A.M. Costa Rica photos/Andrew Rulseh Kasper Marvin Calderón Badilla shows a hand sketch in progress

Valenzuela said in other cases witnesses will simply describe what they see in the room and the sketch will be of Valenzuela or the other artist who works next to him at the Judicial Investigating Organization’s headquarters in San José. He said in these cases sometimes he can’t help but laugh at the finished product because he knows the sketch is more a glimpse into the witnesses mind than a useful description.

Valenzuela said sketches are used in public broadcasts for wanted suspects but also by investigators to give to informants. He said his goal as an artist is to create a guide for the people working on the case rather than an exact depiction of the suspect.

Across the office from Valenzuela sits Marvin Calderón Badilla. He and Valenzuela comprise, in totality, the extent of the investigative organization’s sketch department. They each do about four sketches a day and alternate two-week stints traveling around the country doing work for the regional offices spread about the seven Costa Rican provinces.

Needless to say, Valenzuela believes he and Calderón are understaffed and could use some help.

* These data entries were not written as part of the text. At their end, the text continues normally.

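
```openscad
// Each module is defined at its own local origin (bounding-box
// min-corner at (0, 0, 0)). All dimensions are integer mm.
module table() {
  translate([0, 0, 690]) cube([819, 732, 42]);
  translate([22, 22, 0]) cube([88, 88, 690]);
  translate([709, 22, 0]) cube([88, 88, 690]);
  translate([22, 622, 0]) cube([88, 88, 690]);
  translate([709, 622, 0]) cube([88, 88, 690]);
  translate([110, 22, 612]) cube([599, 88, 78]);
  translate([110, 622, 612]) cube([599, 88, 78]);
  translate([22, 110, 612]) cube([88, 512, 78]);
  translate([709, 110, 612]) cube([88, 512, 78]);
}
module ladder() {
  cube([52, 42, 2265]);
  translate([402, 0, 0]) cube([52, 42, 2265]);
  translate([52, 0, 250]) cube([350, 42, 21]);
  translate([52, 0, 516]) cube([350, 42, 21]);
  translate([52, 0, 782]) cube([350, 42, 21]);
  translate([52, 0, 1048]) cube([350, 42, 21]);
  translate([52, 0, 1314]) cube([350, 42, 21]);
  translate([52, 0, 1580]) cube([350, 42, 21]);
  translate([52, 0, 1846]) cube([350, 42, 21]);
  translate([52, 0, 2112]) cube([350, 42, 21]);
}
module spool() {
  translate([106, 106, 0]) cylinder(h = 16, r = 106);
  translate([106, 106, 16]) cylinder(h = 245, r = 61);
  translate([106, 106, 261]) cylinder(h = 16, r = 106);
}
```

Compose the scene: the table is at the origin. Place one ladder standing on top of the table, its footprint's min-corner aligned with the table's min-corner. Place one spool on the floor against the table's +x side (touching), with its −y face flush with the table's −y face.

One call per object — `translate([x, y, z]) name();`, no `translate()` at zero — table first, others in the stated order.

table();
translate([0, 0, 732]) ladder();
translate([819, 0, 0]) spool();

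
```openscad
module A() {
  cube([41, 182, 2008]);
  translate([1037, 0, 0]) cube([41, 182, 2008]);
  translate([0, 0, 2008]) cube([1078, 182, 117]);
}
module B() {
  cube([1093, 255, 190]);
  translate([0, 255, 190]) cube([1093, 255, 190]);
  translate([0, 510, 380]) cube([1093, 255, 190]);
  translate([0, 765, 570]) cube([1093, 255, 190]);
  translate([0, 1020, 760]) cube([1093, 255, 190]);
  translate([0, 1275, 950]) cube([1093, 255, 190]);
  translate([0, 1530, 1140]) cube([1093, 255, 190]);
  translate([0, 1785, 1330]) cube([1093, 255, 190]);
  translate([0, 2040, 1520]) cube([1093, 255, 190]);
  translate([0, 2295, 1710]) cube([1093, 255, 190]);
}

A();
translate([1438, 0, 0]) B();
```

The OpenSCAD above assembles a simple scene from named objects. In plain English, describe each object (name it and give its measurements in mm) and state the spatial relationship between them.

A is a rectangular door frame: two vertical jambs of 41×182 mm section, 2008 mm tall, with a clear opening 996 mm wide between their inner faces. A header 117 mm tall and 182 mm deep lies on top of the jambs and spans the full outside width.

B is a straight staircase of 10 solid steps. Each step is 1093 mm wide (x), 255 mm deep (y, the going) and 190 mm tall (the rise). The first step rests on the floor; each subsequent step sits one going further in +y and one rise higher in +z, directly behind and above the previous step with no overlap.

The staircase is on the floor beside the door frame on its +x side.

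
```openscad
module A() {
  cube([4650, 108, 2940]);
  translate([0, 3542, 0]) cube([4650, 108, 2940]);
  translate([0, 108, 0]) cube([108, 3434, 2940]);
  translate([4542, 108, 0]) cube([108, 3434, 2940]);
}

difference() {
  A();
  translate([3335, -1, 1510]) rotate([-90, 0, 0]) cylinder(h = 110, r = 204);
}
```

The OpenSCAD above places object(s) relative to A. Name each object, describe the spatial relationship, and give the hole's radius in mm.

The subtracted cylinder has r = 204 mm.

A is a house frame. The house frame has a circular hole through its front wall. The hole's radius is 204 mm.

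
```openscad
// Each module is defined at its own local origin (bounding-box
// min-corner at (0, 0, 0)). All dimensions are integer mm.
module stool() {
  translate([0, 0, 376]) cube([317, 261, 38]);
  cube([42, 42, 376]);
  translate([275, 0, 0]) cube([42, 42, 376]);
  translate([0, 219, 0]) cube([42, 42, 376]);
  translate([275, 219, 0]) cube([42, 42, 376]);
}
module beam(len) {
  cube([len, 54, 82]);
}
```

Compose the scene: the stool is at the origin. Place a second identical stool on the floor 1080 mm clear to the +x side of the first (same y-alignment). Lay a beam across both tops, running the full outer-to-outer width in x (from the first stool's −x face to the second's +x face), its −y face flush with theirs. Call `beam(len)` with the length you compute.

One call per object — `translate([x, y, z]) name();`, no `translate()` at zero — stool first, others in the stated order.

stool();
translate([1397, 0, 0]) stool();
translate([0, 0, 414]) beam(1714);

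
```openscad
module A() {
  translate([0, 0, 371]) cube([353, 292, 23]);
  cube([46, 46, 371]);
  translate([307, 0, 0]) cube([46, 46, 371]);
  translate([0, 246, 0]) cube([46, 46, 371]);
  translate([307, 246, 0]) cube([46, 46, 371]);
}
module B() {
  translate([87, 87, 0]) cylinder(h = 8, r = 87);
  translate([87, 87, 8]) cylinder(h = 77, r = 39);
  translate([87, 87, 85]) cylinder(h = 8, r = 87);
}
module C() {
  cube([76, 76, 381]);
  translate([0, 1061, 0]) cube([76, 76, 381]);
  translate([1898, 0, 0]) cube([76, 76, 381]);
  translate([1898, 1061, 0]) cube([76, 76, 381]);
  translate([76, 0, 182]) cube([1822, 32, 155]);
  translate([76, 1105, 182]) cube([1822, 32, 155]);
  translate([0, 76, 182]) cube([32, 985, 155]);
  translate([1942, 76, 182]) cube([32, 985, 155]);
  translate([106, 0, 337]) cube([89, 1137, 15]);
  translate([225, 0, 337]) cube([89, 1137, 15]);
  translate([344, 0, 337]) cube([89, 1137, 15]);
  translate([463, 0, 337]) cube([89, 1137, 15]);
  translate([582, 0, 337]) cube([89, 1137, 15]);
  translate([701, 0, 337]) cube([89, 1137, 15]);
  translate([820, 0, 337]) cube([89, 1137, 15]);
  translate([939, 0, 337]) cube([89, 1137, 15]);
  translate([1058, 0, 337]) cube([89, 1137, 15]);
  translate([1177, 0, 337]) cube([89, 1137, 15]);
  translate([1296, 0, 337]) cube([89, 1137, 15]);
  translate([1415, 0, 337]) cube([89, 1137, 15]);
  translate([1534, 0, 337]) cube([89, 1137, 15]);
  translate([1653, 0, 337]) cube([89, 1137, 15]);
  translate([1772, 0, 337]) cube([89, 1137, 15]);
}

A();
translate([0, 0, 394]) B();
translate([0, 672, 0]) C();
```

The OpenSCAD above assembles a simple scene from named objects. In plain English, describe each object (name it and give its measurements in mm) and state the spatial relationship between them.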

Calderón is regarded as the grandfather of the organization’s criminal portrait department after he proposed an internal sketch position more than 25 years ago. Calderón was also trained in the fine arts and specializes in oil painting and personal sketches. He started the work at a time when there was no computer assistance and everything was done by hand. Only about eight years ago did the department go digital, he said

Although Calderón has nostalgia for the old way and believes the digital sketches are boring, he said the new computer-assisted program has its advantages for police work. For example an artist doesn’t have to erase an entire sketch if the witness decides after it is completed that the eyes are too close together. Facial characteristics and details such as hats, hair and different skin color are easily interchangeable and manipulated on a digital picture.

Apart from criminal sketches the pair work on age projections for missing persons or cases that have been opened for a long time and change easily altered features of suspects, such as hair, to create a series of portraits that can be used to identify criminals. They also digitally touch up morgue photos for
publication in cases where a body needs to be identified, and they create digital portraits from low-resolutions security cameras.

But with a quarter century in the business, Calderón has plenty of stories based on the old methods of sketching. The shelves and storage cupboards in the two-man office are filled with old sketches of old criminals, probably long since sentenced, or forgotten.

Calderón said one of his most famous sketches, which led to the capture of a serial rapist, was done by hand.

He took the accounts of various women who had been abducted from bus stops along the highway between Heredia and Alajuela. The women were taken to a secluded location and raped. He said he made a portrait and that it was posted at all the stops where the rapist was targeting victims. Eventually a witness recognized the man by one of the drawings and informed police who apprehended the rapist in La Uruca. The sketch when compared to a photograph of the apprehended criminal was strikingly similar.

Calderón acknowledged cases do not always result in a capture but said a detailed identification always helps a case. He urged, as a piece of advice, that people who find themselves victims of crime should try their best to remain calm and observe the best they can. He said remaining calm is one of the key factors in preventing a robbery from becoming a homicide and creating later a detailed description of the assailant.